Learning Objectives
By the end of this lesson you will be able to:
- Define a Unit of Migration from both a business and technical perspective
- Explain the significance of Units of Migration for rollback planning
- Describe how Units of Migration are defined for different KBDAs
What Is a Unit of Migration?
A Unit of Migration is defined in PDM as:
The lowest level of data granularity for which rollback occurs.
Or equivalently, from a business perspective:
The objects we are migrating.
The distinction matters. From a technical perspective, a Unit of Migration defines the atomicity boundary for the migration, the smallest unit that either migrates completely or not at all. From a business perspective, it defines what the business is committing to migrate.
There is a natural tension here: the business wants the Unit of Migration as large as possible, the technologists want it as small as possible. Resolving it explicitly is the point of the exercise.
Why Units of Migration Matter
Defining Units of Migration explicitly resolves several common sources of conflict on data migration projects:
-
Partial migration ambiguity: without a defined unit, it is unclear what constitutes a successful migration of a record. A customer record with missing contact details - is that migrated or not?
-
Rollback scope: if a migration run fails, what rolls back? The answer must be defined before the run, not discovered during a crisis at 3am.
-
Acceptance criteria: a Data Owner accepting a migration is accepting that the defined units have been migrated to the defined quality. Vague units make acceptance impossible.
Defining Units of Migration for DHGS
The DHGS case study illustrates how Units of Migration are defined in practice:
Customer (CRM Functionality) Each unique current customer, with their orders from the last three years. Customers who have not ordered for more than three years are excluded. Only summary order values are migrated, not full order detail. Customers must be de-duplicated before migration (a DQR is raised to manage this).

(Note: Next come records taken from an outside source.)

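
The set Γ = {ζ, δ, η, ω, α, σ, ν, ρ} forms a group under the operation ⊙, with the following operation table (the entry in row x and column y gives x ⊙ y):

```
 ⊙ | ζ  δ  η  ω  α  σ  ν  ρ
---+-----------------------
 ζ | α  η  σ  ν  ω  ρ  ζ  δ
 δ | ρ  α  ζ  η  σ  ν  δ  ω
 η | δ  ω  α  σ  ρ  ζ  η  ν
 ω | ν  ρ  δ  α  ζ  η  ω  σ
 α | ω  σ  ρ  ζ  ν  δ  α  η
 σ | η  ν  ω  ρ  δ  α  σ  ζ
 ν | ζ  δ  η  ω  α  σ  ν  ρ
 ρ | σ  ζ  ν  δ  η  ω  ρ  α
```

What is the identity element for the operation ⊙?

The identity e satisfies e ⊙ x = x for all x, so its row in the table reproduces the column headers.
Row ν reads: ζ, δ, η, ω, α, σ, ν, ρ — exactly the header order. So ν is the identity.

ν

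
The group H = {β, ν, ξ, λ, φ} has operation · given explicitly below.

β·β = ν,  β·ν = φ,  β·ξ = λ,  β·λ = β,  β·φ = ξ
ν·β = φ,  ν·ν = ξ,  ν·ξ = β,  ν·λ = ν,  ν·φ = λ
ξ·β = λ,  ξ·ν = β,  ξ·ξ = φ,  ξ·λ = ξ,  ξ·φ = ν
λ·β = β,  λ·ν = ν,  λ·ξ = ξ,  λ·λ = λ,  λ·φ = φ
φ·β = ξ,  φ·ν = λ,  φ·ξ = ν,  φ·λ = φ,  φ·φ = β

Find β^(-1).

ξ

First locate the identity: row λ matches the header, so λ is the identity.
Scan row β for λ: β·ξ = λ. Hence β^(-1) = ξ.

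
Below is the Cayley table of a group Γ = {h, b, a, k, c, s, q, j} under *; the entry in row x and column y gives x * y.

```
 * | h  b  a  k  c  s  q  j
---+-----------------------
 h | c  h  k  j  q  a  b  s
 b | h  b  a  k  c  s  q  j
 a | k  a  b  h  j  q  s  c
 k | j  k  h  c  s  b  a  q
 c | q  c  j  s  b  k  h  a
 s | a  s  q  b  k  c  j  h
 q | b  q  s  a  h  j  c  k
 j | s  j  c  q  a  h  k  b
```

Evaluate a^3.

a

a^1 = a
a^2 = a * a = b
a^3 = b * a = a
(Structurally, Γ here is isomorphic to Z_2 x Z_4.)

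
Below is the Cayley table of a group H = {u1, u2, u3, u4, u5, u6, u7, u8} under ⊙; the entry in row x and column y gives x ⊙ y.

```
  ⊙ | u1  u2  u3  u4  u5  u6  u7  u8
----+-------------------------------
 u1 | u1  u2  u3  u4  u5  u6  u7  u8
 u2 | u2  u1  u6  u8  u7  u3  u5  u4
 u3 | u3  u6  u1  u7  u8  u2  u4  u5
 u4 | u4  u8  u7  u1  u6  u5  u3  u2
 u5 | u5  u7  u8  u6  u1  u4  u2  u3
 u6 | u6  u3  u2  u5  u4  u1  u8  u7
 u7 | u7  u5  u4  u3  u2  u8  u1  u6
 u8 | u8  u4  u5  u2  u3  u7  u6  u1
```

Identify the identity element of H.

u1

The identity e satisfies e ⊙ x = x for all x, so its row in the table reproduces the column headers.
Row u1 reads: u1, u2, u3, u4, u5, u6, u7, u8 — exactly the header order. So u1 is the identity.
(Structurally, H here is isomorphic to the elementary abelian group (Z_2)^3.)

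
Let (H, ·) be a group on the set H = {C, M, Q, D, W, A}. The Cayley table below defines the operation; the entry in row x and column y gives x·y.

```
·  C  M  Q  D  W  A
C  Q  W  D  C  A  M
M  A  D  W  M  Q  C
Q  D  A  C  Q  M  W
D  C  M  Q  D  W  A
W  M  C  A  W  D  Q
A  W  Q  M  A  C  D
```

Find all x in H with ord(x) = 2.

Identity is D. Compute the order of each non-identity element by repeated multiplication:
  C: C → Q → D  (order 3)
  M: M → D  (order 2)
  Q: Q → C → D  (order 3)
  W: W → D  (order 2)
  A: A → D  (order 2)
Elements of order 2: {A, M, W}.
(Structurally, H here is isomorphic to the symmetric group S_3.)

{A, M, W}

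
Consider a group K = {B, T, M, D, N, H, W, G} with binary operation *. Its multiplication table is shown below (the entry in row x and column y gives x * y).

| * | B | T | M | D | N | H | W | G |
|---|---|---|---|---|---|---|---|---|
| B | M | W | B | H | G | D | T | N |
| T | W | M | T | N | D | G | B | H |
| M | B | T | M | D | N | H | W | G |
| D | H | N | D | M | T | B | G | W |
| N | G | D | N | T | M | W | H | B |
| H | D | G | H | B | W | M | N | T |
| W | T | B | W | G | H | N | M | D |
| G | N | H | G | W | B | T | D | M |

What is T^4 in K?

M

T^1 = T
T^2 = T * T = M
T^3 = M * T = T
T^4 = T * T = M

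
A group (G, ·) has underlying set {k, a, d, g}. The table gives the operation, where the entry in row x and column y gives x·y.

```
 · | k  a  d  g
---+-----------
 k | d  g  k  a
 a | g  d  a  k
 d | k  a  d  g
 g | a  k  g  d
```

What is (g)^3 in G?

g^1 = g
g^2 = g·g = d
g^3 = d·g = g

g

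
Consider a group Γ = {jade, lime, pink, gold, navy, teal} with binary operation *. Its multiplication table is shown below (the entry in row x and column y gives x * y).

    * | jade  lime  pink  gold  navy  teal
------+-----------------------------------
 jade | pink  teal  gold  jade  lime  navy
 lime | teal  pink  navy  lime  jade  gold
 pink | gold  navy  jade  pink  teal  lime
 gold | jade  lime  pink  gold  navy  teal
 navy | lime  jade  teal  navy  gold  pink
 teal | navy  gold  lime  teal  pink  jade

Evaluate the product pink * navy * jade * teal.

pink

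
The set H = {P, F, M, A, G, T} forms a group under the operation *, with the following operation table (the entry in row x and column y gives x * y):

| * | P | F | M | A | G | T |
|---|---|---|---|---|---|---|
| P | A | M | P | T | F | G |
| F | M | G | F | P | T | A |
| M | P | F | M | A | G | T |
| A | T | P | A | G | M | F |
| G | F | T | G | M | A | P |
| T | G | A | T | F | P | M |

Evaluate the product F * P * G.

G

F * P = M
M * G = G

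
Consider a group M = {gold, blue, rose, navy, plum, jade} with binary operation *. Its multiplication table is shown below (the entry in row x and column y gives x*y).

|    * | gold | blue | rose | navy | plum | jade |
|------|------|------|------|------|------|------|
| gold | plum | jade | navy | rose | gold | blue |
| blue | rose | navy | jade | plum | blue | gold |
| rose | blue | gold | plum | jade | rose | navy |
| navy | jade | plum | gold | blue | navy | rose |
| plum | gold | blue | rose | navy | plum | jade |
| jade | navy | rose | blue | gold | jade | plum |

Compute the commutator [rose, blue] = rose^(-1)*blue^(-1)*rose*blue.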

Product and Supplier The unique Product. Where a product is supplied exclusively by one supplier, at least one supplier record must be present. Additional supplier details can be added post-migration.
Order Only complete orders where every line is valid. Only orders that have reached “Shipped” status. Historic orders from the last three years only. The Product and Customer migrations must have completed before Orders can be migrated.
Equipment Equipment is categorised by type. Large capital items and safety-critical equipment must be complete. Smaller items are migrated with a lower completeness threshold. Work Registers schedule work against Equipment, so Equipment must migrate first. Because a single piece of equipment can appear on more than one Work Register, there is a “daisy-chain” effect, and the Activity Based Costing policy requires maintenance practices to be standardised, making this the most complex unit to define. The DQR sessions are structured around the Work Register to ensure each one is ready to migrate.
Workforce Workforce is Employees plus their linking data (holidays, qualification types, and so on). Some items must be complete - date of birth, sex, work qualifications and licences - while others can be partial. DHGS uses the National Insurance number as the unique identifier for an Employee, linking to the finance applications. The precise definition of “complete” Workforce data is settled later, at Gap Analysis & Mapping.
Vehicle All vehicles, leased and owned, migrate with their service history, drivers, and ownership status. A Supplier record is only essential for leased vehicles. Employees must be migrated first, and the employee references in the vehicle records must match the HR Employee data set - a DQR is raised to enforce this.
Financial and History Data Financial data can only be loaded after a year end (a go-live restriction recorded in the System Retirement Plan). The precise definition of a complete financial record is investigated and documented there.
Transitional Business Processes
For any Unit of Migration that has in-flight transactions at go-live - orders raised but not shipped, equipment maintenance in progress - Transitional Business Processes must be defined. These are the manual or semi-manual procedures for handling the gap between when the legacy system closes and when the target system has the data it needs to operate.
Transitional Business Processes are captured in the Business Transformation Realisation (BTR) documents, covered in the analysis phase.
Units of Migration in the ETL
Units of Migration have a direct technical implementation in the ETL:
- The unit defines the extraction selection criteria
- Records that do not form a complete unit either fall out (exclusion rule) or trigger a DQR
- The load sequence implements the dependency order: Customer before Order, Equipment before Work Register
Key Takeaways
- A Unit of Migration is the lowest level of granularity for which rollback is defined
- From a business view it is the object being migrated; from a technical view it is the atomicity boundary
- Units must be defined explicitly before the migration run, not discovered during it
- In-flight transactions at go-live require Transitional Business Processes, captured in the BTR
Book Reference
Practical Data Migration by Johny Morris (BCS, The Chartered Institute for IT): Chapter 7, “Metadata and Key Business Data Areas”.